The outing of Deep Throat is undoubtedly the biggest news story of the week and rightfully so. Deep Throat played a dramatic role in modern American history and it's amazing that four men, Bernstein, Woodward, Bradlee and Felt, were able to keep his identity a secret for thirty-three years.
So, as the news media are in a frenzy to learn more about Mark Felt and get interviews with Woodward and Bernstein, it occurs to me that the origins of the name "Deep Throat" may have been forgotten.
Deep Throat,the movie was released in theaters in the summer of 1972, about the same time as the breakin at the Watergate office complex. The 61 minute X-rated film starring Linda Lovelace had a production budget of $22,500 and scenes starring Lovelace were shot in just six days in Miami. Regarded as the most successful pornographic film of all time, estimates of total revenue vary from $100 million to $600 million.

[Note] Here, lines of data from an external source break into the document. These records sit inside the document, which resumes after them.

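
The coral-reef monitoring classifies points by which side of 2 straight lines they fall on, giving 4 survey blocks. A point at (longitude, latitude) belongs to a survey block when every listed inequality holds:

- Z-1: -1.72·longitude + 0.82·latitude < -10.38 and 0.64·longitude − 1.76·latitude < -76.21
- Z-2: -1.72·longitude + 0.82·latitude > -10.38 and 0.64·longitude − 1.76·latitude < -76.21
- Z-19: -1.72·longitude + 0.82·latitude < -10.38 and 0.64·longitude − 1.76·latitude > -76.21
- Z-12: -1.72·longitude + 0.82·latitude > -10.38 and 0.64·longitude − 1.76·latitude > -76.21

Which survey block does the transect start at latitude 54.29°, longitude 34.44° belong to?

Z-19

-1.72·34.44 + 0.82·54.29 = -14.719, which is < -10.38
0.64·34.44 − 1.76·54.29 = -73.509, which is > -76.21
This sign pattern matches Z-19.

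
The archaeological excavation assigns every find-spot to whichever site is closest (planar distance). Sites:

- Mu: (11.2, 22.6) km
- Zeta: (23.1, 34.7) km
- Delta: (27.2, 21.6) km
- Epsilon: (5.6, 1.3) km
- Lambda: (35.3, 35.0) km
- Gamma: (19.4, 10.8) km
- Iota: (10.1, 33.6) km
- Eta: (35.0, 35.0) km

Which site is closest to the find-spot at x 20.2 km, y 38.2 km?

Zeta

Squared distances to each site:
Mu: 324.360; Zeta: 20.660; Delta: 324.560; Epsilon: 1574.770; Lambda: 238.250; Gamma: 751.400; Iota: 123.170; Eta: 229.280.
Minimum at Zeta.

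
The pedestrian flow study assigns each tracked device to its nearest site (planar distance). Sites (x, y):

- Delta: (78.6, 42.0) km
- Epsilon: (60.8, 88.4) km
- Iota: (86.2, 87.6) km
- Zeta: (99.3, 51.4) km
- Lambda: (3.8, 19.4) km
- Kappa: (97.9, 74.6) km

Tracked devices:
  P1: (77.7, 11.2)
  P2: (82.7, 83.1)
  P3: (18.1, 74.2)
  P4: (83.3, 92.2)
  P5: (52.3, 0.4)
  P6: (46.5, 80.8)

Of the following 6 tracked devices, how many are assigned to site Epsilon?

P1 → Delta
P2 → Iota
P3 → Epsilon
P4 → Iota
P5 → Delta
P6 → Epsilon
2 of the 6 go to Epsilon.

2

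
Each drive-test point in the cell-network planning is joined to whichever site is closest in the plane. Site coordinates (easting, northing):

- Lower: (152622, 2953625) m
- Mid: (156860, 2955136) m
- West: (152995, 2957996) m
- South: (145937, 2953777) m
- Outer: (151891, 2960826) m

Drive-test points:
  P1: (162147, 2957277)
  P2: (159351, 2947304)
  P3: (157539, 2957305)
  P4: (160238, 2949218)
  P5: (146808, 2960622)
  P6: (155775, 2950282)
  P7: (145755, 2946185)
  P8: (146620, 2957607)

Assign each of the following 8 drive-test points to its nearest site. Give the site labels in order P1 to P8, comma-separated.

Mid, Mid, Mid, Mid, Outer, Lower, South, South

P1 → Mid (d²=32536250.00)
P2 → Mid (d²=67545305.00)
P3 → Mid (d²=5165602.00)
P4 → Mid (d²=46433608.00)
P5 → Outer (d²=25878505.00)
P6 → Lower (d²=21117058.00)
P7 → South (d²=57671588.00)
P8 → South (d²=15135389.00)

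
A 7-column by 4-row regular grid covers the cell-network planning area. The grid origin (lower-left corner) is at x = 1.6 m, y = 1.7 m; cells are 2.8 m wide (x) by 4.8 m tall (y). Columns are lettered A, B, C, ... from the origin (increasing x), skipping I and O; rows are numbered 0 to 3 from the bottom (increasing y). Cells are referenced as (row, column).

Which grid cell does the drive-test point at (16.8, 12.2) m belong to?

(2, F)

Column index: ⌊(16.8 − 1.6) / 2.8⌋ = ⌊5.429⌋ = 5 → column F
Row offset from origin: ⌊(12.2 − 1.7) / 4.8⌋ = ⌊2.188⌋ = 2 → row 2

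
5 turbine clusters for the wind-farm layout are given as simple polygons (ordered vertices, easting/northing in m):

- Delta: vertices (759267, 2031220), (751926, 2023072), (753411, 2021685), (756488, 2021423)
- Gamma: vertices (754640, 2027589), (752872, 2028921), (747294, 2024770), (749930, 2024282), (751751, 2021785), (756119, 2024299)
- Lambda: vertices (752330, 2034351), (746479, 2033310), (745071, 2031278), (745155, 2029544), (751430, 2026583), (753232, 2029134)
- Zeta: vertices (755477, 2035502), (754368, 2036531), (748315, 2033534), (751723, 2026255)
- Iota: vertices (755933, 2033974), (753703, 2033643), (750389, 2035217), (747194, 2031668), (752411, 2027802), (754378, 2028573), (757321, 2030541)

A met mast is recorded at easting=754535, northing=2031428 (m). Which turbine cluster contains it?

Cast a ray rightward from (754535, 2031428). For each polygon, the edges (by vertex number in listed order) whose endpoints lie on opposite sides of northing = 2031428, where each meets that height, and whether that is right or left of the point:
Delta: no edge straddles that height → 0 crossings.
Gamma: no edge straddles that height → 0 crossings.
Lambda: 2–3 at easting≈745174.9 (left), 6–1 at easting≈752835.4 (left) → 0 crossings.
Zeta: 3–4 at easting≈749301.0 (left), 4–1 at easting≈753823.1 (left) → 0 crossings.
Iota: 4–5 at easting≈747517.9 (left), 7–1 at easting≈756962.4 (right) → 1 crossing.
Only Iota has an odd count, so the point is inside Iota.

Iota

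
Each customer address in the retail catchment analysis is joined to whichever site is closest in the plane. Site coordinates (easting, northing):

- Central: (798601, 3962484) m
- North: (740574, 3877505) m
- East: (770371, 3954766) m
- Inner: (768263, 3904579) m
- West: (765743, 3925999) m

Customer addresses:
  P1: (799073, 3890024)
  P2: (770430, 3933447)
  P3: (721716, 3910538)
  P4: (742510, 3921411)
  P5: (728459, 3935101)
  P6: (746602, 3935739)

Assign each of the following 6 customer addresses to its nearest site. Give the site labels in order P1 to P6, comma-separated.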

Roger Ebert, the popular movie critic, did have some comments about the movie's total gross when he reviewed Inside Deep Throat, a documentary film about the movie. Ebert explains that in the 1970s when Deep Throat was made and released, most of the porn theaters were owned by the mob and they probably "inflated box office receipts as a way of laundering income from drugs and prostitution" so in fact Deep Throat did not really gross $600 million, even though that was the box office tally.The film had attained such status in 1972 pop culture that Post reporter Bob Woodward chose the name for his secret source. Little more than a voice in a dark D.C. parking garage, Deep Throat provided "deep background" for Woodward and Berstein's reports.